A 6 court facility that currently holds 300 people. It's located between Main and Cary Street in the heart of VCU's Monroe Park Campus, allowing easy access for the student-athletes from their classes and studies.

New Tennis Center

The 2014-2020 six year capital plan calls for a 14 million dollar, state-of-the-art, modern Tennis center that will include 6 indoor courts, a spectator viewing space, and 12 outdoor courts.

National Champions Runner-Up
The Rams put together a remarkable run through the NCAA tournament in 2000 that culminated in VCU’s first-ever appearance in a national championship match. The unseeded Rams strung together five consecutive victories, including wins over three of the nation’s top 13 ranked programs, to set up a showdown with Stanford for the national title. VCU advanced to the “Sweet 16” with a victory over No. 13 Mississippi continued its Cinderella story by upsetting fourth-ranked Illinois in the quarterfinal round.
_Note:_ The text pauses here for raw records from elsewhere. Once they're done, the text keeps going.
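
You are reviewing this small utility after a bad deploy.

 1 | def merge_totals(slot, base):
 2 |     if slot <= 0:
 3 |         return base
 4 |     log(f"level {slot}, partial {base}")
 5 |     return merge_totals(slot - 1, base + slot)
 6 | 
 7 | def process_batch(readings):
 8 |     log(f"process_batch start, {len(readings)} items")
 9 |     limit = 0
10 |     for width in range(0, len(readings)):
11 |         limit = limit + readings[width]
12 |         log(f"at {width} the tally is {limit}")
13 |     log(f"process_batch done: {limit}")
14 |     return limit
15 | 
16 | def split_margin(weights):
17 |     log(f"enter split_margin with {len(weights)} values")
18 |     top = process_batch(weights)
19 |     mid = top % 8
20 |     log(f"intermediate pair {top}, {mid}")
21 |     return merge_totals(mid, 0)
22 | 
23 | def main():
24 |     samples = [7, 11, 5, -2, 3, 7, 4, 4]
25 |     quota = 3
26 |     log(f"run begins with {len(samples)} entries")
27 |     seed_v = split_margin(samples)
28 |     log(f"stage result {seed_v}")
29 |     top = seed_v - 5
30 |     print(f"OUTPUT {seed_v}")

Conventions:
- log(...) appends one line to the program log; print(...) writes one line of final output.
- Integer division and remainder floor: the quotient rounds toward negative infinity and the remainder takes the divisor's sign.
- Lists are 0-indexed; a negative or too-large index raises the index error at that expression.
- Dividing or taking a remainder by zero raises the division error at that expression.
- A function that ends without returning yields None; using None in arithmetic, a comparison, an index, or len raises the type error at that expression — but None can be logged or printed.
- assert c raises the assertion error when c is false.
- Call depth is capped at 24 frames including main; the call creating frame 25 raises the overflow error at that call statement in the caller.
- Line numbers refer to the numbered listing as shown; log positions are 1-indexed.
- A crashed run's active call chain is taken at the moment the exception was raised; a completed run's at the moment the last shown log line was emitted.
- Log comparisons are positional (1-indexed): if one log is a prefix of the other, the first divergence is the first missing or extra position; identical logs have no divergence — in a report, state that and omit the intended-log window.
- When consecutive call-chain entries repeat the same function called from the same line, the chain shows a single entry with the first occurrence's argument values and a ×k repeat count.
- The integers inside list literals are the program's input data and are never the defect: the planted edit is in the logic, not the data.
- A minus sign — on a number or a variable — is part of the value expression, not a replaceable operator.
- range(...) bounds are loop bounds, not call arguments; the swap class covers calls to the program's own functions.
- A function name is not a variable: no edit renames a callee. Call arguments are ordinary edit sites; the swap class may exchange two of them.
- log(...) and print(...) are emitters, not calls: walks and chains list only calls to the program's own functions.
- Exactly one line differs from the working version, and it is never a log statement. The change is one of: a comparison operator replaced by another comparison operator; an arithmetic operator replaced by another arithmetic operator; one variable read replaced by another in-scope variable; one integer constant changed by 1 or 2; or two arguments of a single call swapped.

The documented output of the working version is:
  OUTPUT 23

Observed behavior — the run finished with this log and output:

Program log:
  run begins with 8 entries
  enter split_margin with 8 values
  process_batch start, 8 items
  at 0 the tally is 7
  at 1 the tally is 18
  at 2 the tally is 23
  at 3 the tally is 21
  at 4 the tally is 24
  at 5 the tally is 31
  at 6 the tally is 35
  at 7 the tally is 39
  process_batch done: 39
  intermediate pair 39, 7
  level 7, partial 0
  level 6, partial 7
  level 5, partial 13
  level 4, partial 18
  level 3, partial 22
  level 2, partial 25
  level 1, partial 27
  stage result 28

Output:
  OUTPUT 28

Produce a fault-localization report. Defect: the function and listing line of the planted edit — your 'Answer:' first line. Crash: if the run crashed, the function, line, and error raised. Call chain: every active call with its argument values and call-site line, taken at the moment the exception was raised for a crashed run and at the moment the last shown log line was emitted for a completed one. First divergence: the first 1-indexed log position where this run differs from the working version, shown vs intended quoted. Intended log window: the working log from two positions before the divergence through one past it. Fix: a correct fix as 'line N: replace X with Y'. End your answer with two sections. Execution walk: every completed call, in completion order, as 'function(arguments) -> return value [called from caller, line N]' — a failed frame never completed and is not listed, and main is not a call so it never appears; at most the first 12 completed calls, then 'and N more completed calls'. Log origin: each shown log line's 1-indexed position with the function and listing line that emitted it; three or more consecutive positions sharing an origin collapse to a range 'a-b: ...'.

Answer: the defect is in main at line 30.
The tell: Nothing in the log betrays the bug — only the output does.
Call chain: main.
First divergence: none — the logs agree in full.
Execution walk:
  process_batch([7, 11, 5, -2, 3, 7, 4, 4]) -> 39  [called from split_margin, line 18]
  merge_totals(0, 28) -> 28  [called from merge_totals, line 5]
  merge_totals(1, 27) -> 28  [called from merge_totals, line 5]
  merge_totals(2, 25) -> 28  [called from merge_totals, line 5]
  merge_totals(3, 22) -> 28  [called from merge_totals, line 5]
  merge_totals(4, 18) -> 28  [called from merge_totals, line 5]
  merge_totals(5, 13) -> 28  [called from merge_totals, line 5]
  merge_totals(6, 7) -> 28  [called from merge_totals, line 5]
  merge_totals(7, 0) -> 28  [called from split_margin, line 21]
  split_margin([7, 11, 5, -2, 3, 7, 4, 4]) -> 28  [called from main, line 27]
Log line origins:
  1: from main, line 26
  2: from split_margin, line 17
  3: from process_batch, line 8
  4-11: from process_batch, line 12
  12: from process_batch, line 13
  13: from split_margin, line 20
  14-20: from merge_totals, line 4
  21: from main, line 28
A correct fix: line 30: replace `seed_v` with `top`.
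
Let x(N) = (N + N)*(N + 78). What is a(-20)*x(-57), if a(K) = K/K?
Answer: -2394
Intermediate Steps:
a(K) = 1
x(N) = 2*N*(78 + N) (x(N) = (2*N)*(78 + N) = 2*N*(78 + N))
a(-20)*x(-57) = 1*(2*(-57)*(78 - 57)) = 1*(2*(-57)*21) = 1*(-2394) = -2394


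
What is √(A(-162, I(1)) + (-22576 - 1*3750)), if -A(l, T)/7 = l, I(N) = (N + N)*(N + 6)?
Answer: 2*I*√6298 ≈ 158.72*I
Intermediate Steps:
I(N) = 2*N*(6 + N) (I(N) = (2*N)*(6 + N) = 2*N*(6 + N))
A(l, T) = -7*l
√(A(-162, I(1)) + (-22576 - 1*3750)) = √(-7*(-162) + (-22576 - 1*3750)) = √(1134 + (-22576 - 3750)) = √(1134 - 26326) = √(-25192) = 2*I*√6298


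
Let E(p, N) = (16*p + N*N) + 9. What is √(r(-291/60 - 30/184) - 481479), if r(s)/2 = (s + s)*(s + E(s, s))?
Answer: 3*I*√37347464168390/26450 ≈ 693.15*I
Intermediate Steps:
E(p, N) = 9 + N² + 16*p (E(p, N) = (16*p + N²) + 9 = (N² + 16*p) + 9 = 9 + N² + 16*p)
r(s) = 4*s*(9 + s² + 17*s) (r(s) = 2*((s + s)*(s + (9 + s² + 16*s))) = 2*((2*s)*(9 + s² + 17*s)) = 2*(2*s*(9 + s² + 17*s)) = 4*s*(9 + s² + 17*s))
√(r(-291/60 - 30/184) - 481479) = √(4*(-291/60 - 30/184)*(9 + (-291/60 - 30/184)² + 17*(-291/60 - 30/184)) - 481479) = √(4*(-291*1/60 - 30*1/184)*(9 + (-291*1/60 - 30*1/184)² + 17*(-291*1/60 - 30*1/184)) - 481479) = √(4*(-97/20 - 15/92)*(9 + (-97/20 - 15/92)² + 17*(-97/20 - 15/92)) - 481479) = √(4*(-1153/230)*(9 + (-1153/230)² + 17*(-1153/230)) - 481479) = √(4*(-1153/230)*(9 + 1329409/52900 - 19601/230) - 481479) = √(4*(-1153/230)*(-2702721/52900) - 481479) = √(3116237313/3041750 - 481479) = √(-1461422510937/3041750) = 3*I*√37347464168390/26450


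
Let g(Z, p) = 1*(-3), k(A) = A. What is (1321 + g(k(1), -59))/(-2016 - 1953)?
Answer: -1318/3969 ≈ -0.33207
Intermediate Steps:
g(Z, p) = -3
(1321 + g(k(1), -59))/(-2016 - 1953) = (1321 - 3)/(-2016 - 1953) = 1318/(-3969) = 1318*(-1/3969) = -1318/3969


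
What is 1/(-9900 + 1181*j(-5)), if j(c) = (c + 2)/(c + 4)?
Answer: -1/6357 ≈ -0.00015731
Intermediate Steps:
j(c) = (2 + c)/(4 + c)
1/(-9900 + 1181*j(-5)) = 1/(-9900 + 1181*((2 - 5)/(4 - 5))) = 1/(-9900 + 1181*(-3/(-1))) = 1/(-9900 + 1181*(-1*(-3))) = 1/(-9900 + 1181*3) = 1/(-9900 + 3543) = 1/(-6357) = -1/6357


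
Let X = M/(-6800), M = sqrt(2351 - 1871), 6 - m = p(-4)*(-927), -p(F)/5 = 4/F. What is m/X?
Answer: -262990*sqrt(30) ≈ -1.4405e+6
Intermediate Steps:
p(F) = -20/F
m = 4641 (m = 6 - (-20/(-4))*(-927) = 6 - (-20*(-1/4))*(-927) = 6 - 5*(-927) = 6 - 1*(-4635) = 6 + 4635 = 4641)
M = 4*sqrt(30) (M = sqrt(480) = 4*sqrt(30) ≈ 21.909)
X = -sqrt(30)/1700 (X = (4*sqrt(30))/(-6800) = (4*sqrt(30))*(-1/6800) = -sqrt(30)/1700 ≈ -0.0032219)
m/X = 4641/((-sqrt(30)/1700)) = 4641*(-170*sqrt(30)/3) = -262990*sqrt(30)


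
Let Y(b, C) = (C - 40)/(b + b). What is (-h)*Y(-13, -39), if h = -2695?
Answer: 212905/26 ≈ 8188.7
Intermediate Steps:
Y(b, C) = (-40 + C)/(2*b) (Y(b, C) = (-40 + C)/((2*b)) = (-40 + C)*(1/(2*b)) = (-40 + C)/(2*b))
(-h)*Y(-13, -39) = (-1*(-2695))*((½)*(-40 - 39)/(-13)) = 2695*((½)*(-1/13)*(-79)) = 2695*(79/26) = 212905/26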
The Rams reached the title match with a thrilling 4-3 victory over powerhouse Tennessee in the Final Four and received a final ranking of No. 9 by the Intercollegiate Tennis Association, at the time, the highest-ever for any VCU sport at the end of a season. The record stood for 11 years until the men's basketball team finished with a final ranking of No. 6.

New Coaching Structure
In 2019, the Rams announced that assistant coach Anthony Rossi would become the head coach of the men's team with former coach Paul Kostin entering a new role as VCU's director of tennis. Kostin had served as the men's coach since 1991, and coached both the women's and men's tennis teams as of 2002. Kostin will continue to oversee the tennis program as a whole, but will focus his attention on the women's team with Rossi stepping into the men's head coach role.